Antonio vio cómo la carne del rostro de su primo perdía su forma y ganaba arrugas. Dio un paso atrás. Sintió las patas del miedo adhiriéndose a su carne y paralizándole el cuerpo. El coro de relojes se intensificó en los últimos minutos previos a la medianoche.
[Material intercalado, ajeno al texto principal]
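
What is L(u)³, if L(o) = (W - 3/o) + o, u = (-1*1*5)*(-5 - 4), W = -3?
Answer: 248858189/3375 ≈ 73736.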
—¿Qué es lo que quieres de mis cosas? —gritó el ser, estampando su áspera mano en el mostrador de cristal. Las grietas se extendieron por el vidrio y guiaron la vista de Antonio a un objeto: las tijeras. El anhelo destronó al miedo y tomó las riendas.
—Las tijeras de oro.
Al decir aquello, el rostro deformado del ser se contrajo en una mueca de ira. Hincó las uñas en el cristal fracturado del mostrador, y lanzó un estridente chillido.
El fétido olor se intensificó. Los rasgos humanos se derritieron. Antonio clavó sus ojos horrorizados en la criatura al verla abalanzarse sobre él con fiereza.
—¡Desgraciado, me has condenado a vivir bajo tierra otros cien años! —proclamó con odio vengativo empuñando las tijeras—. ¿Por qué no elegiste de todas las alhajas de la cueva, a mí la primera?
Agarrándolo del cuello con una mano cadavérica, lo ensartó en el suelo. Fue entonces cuando reaccionó: al ver a la mora levantar las tijeras de oro para asestarle la primera puñalada. Cuando el filo se hundió en su vientre, tiñendo de rojo su camisa blanca, entendió que nadie lo esperaría al otro lado.
—¿Por qué no me elegiste a mí, a tu propio primo? ¿Acaso no te importan aquellos que te quieren? —continuó la mora, acercando su rostro podrido al alma podrida de su víctima—. Dime, ¿te importa algo más que lo que tienes sobre la piel?
Cada demanda era una nueva cuchillada. Antonio había dejado de revolverse. La sangre que le borboteaba en el gaznate le impedía responder.
—Dime, demonio desencantado, ¿cuándo fue la última vez que escuchaste? ¿Acaso recuerdas un momento en el que no fueras tú la víctima?
Otra puñalada certera acompañó la voz de la mora, y le perforó el corazón.
El dolor del oro en su carne le hizo comprender. Era una verdad pesada. Había dejado morir a su primo; no le había importado. Nunca le importó nada más que las tijeras de oro.
Mientras la muerte lo acogía en el infierno, Antonio trató de decir «lo siento», pero entre la sangre y el dolor, solo logró balbucear. Era tarde para arrepentirse, y aquella última puñalada lo dejó claro.
La pared de relojes dio la abrupta campanada de medianoche. La mora y la tienda de baratijas se evaporaron con el viento nocturno. El bosque comenzó a tragarse al cadáver con las tijeras de oro incrustadas en el corazón. Al amanecer, todo se había esfumado en la memoria de una tierra olvidada.